I’m not saying that these three legendary figures worked together, or even shared a lunch, but here is proof that they could have. On September 1, 1960 they were all working at Paramount Pictures in Hollywood: Brando on One- Eyed Jacks, Hitchcock on an unrealized project called No Bail for the Judge, and Jerry Lewis on his tour-de-force The Bellboy. My backup is a series of “Route Cards” I acquired a while ago on eBay. Each one presumably helped people in the Mail Room and others who had business to do with filmmakers on the busy studio lot. Some of the films were shooting, while others were likely in pre- or post-production, but they were all headquartered on Melrose Avenue.
My earliest card is dated October 1, 1959 and it features such prominent directors (all listed by last-name only) as Cukor, Curtiz, Brando, and Hitchcock, along with (Mel) Shavelson, (Melvin) Frank, (Frank) Tashlin, and (Norman) Taurog. Some veterans like (John) Brahm were filming episodic television, as were their younger brethren (Irvin) Kershner, (Christian) Nyby, and (Joseph) Pevney. Some films are referred to by their working titles: Bay of Naples later became It Started in Naples.
Almost one year later, on September 1, 1960, we again find such familiar names as Hitchcock, Taurog, and (Howard) Hawks, then working on The African Story (soon to be called Hatari!) and some relative newcomers to the ranks of A-list directors, (Richard) Quine and (Blake) Edwards. Note that One-Eyed Jacks is still on the active list eleven months after the earlier card was issued.
Now let’s jump ahead to August 1, 1966, the latest Route Card I have. Surely by now we wouldn’t see major filmmakers from the Golden Age of Hollywood still at work… or might we? Howard Hawks is making El Dorado with John Wayne and Robert Mitchum, George Sidney is directing Ann-Margret in The Swinger, and William Castle, who started out as George Stevens’ assistant director on Penny Serenade in 1941, is directing Sid Caesar in a comedy called The Spirit is Willing. There is also a sprinkling of new names, like (William) Friedkin, who is making his feature-film debut directing Sonny and Cher in Good Times, and Buzz Kulik, a veteran of live television who is making a police drama called Warning Shot, starring another émigré from the world of TV, David Janssen.
Other films on the agenda are in the hands of two Brits: Guy Hamilton, who worked his way up through the ranks to the director’s chair, now steering Michael Caine through Funeral in Berlin, and Freddie Francis who was a master cinematographer en route to calling the shots on The Deadly Bees.
Meanwhile, two older directors who specialize in Westerns are making the 1960s equivalent of B movies for producer A.C. Lyles: Red Tomahawk, Fort Utah, and Huntsville (later retitled Hostile Guns).

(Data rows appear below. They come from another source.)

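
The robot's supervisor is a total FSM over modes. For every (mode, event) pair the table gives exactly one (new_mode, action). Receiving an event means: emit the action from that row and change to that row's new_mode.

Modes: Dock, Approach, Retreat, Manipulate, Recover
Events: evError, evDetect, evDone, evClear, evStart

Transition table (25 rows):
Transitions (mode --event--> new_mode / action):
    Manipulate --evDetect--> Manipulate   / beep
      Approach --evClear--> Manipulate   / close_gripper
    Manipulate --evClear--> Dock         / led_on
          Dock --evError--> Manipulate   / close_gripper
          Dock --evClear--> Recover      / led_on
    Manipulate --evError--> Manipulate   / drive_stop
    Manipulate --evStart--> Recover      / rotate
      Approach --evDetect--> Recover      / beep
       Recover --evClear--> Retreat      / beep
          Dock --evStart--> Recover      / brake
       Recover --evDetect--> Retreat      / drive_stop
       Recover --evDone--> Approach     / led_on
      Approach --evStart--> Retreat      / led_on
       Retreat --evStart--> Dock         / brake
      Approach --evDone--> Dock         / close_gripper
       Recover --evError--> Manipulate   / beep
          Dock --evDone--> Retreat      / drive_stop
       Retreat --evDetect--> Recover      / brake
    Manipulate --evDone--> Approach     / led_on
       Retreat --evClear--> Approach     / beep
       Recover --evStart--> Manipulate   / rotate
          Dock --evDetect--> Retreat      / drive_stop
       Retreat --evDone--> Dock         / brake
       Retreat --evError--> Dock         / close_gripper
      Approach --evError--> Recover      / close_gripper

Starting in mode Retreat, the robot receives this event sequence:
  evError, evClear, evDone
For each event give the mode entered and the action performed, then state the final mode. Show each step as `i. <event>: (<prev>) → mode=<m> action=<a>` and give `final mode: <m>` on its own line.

1. evError: (Retreat) → mode=Dock action=close_gripper
2. evClear: (Dock) → mode=Recover action=led_on
3. evDone: (Recover) → mode=Approach action=led_on

final mode: Approach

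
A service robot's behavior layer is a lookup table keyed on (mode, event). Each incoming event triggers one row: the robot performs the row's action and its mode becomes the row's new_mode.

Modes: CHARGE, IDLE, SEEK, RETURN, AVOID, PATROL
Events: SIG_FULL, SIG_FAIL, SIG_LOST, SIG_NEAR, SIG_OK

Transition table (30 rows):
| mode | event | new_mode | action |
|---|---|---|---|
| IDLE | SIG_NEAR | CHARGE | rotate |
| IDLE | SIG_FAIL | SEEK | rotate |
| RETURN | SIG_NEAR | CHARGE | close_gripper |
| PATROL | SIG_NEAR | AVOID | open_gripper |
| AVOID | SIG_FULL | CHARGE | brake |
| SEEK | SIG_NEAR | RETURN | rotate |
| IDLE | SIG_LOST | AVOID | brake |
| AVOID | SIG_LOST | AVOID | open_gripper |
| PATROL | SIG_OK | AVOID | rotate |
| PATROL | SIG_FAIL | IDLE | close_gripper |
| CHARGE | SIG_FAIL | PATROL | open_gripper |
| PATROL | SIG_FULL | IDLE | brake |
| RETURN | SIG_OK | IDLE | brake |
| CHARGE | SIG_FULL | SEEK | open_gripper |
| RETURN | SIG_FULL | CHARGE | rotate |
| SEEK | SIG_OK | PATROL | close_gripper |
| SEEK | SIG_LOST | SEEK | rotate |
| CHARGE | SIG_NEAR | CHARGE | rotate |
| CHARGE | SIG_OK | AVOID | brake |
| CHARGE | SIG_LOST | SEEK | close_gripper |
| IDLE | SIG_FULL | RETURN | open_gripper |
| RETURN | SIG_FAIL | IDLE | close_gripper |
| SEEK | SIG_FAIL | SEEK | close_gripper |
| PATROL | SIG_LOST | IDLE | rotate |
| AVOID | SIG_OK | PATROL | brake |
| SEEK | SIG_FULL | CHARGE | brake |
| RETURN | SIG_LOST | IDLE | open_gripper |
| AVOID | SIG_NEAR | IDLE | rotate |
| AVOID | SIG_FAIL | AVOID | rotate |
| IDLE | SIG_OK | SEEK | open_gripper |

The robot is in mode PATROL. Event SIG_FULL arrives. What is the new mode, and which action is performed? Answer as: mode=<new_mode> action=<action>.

current mode = PATROL; filter table to that mode:
  (PATROL, SIG_NEAR) → (AVOID, open_gripper)
  (PATROL, SIG_OK) → (AVOID, rotate)
  (PATROL, SIG_FAIL) → (IDLE, close_gripper)
  (PATROL, SIG_FULL) → (IDLE, brake)  ← event matches
  (PATROL, SIG_LOST) → (IDLE, rotate)
event = SIG_FULL selects (IDLE, brake)

mode=IDLE action=brake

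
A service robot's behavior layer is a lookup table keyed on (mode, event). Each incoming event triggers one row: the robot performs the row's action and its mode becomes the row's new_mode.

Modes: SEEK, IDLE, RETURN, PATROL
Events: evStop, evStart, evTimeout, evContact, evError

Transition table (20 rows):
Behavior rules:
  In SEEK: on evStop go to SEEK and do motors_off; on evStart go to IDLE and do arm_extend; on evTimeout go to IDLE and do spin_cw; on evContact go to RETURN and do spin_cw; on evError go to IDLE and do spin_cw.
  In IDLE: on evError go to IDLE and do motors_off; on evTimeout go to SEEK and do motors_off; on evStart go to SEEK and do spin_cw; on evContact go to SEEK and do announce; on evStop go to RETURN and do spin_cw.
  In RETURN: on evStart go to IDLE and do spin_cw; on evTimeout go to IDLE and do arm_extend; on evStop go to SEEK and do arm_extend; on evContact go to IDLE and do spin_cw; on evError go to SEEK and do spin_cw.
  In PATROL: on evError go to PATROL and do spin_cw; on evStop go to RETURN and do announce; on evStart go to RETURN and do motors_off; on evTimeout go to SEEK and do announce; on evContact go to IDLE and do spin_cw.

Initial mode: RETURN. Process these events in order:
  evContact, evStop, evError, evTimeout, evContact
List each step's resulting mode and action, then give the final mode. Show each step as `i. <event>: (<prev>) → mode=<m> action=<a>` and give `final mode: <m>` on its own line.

final mode: SEEK

1. evContact: (RETURN) → mode=IDLE action=spin_cw
2. evStop: (IDLE) → mode=RETURN action=spin_cw
3. evError: (RETURN) → mode=SEEK action=spin_cw
4. evTimeout: (SEEK) → mode=IDLE action=spin_cw
5. evContact: (IDLE) → mode=SEEK action=announce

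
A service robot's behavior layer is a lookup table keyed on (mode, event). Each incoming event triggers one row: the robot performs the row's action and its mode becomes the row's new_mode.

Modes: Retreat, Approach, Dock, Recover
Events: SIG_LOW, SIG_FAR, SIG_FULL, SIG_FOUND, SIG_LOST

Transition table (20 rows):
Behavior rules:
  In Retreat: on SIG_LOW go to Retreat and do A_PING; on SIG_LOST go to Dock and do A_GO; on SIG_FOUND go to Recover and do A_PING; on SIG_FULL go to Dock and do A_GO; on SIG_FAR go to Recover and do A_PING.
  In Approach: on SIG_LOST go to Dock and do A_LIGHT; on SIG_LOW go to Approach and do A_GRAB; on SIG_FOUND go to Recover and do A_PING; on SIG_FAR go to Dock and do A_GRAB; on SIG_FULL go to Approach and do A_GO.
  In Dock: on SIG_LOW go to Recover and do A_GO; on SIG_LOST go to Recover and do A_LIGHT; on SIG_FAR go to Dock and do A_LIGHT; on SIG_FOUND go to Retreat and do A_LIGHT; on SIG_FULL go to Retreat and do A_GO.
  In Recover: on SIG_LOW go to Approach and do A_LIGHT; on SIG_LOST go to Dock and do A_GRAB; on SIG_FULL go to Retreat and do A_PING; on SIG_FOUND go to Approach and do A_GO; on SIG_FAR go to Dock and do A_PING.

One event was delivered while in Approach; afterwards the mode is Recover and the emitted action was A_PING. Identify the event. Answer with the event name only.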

Their casts are also an echo of an earlier time, featuring the likes of Howard Keel, John Ireland, Virginia Mayo, Joan Caulfield, Broderick Crawford, Yvonne De Carlo, George Montgomery, and Lyles’ good-luck charm, Richard Arlen.
The old guard had moved on completely when I began working for Entertainment Tonight on the Paramount lot in 1983, but A.C. Lyles was still there, holding court in the studio dining room—and in the parking lot, standing next to his mint-condition Thunderbird from the 1950s. Every now and then I’d tease him about those Westerns he made, none of them distinguished in any way except for the employment they offered to grateful actors who were past their prime. His eyes would glint as he mentioned the residual checks that kept coming in for those profitable programmers from countries around the globe.
Yes, I can read all sorts of things into the careers of the men whose last names turn up on the Paramount Pictures Route Cards. That’s why I’m so happy to have them in my collection.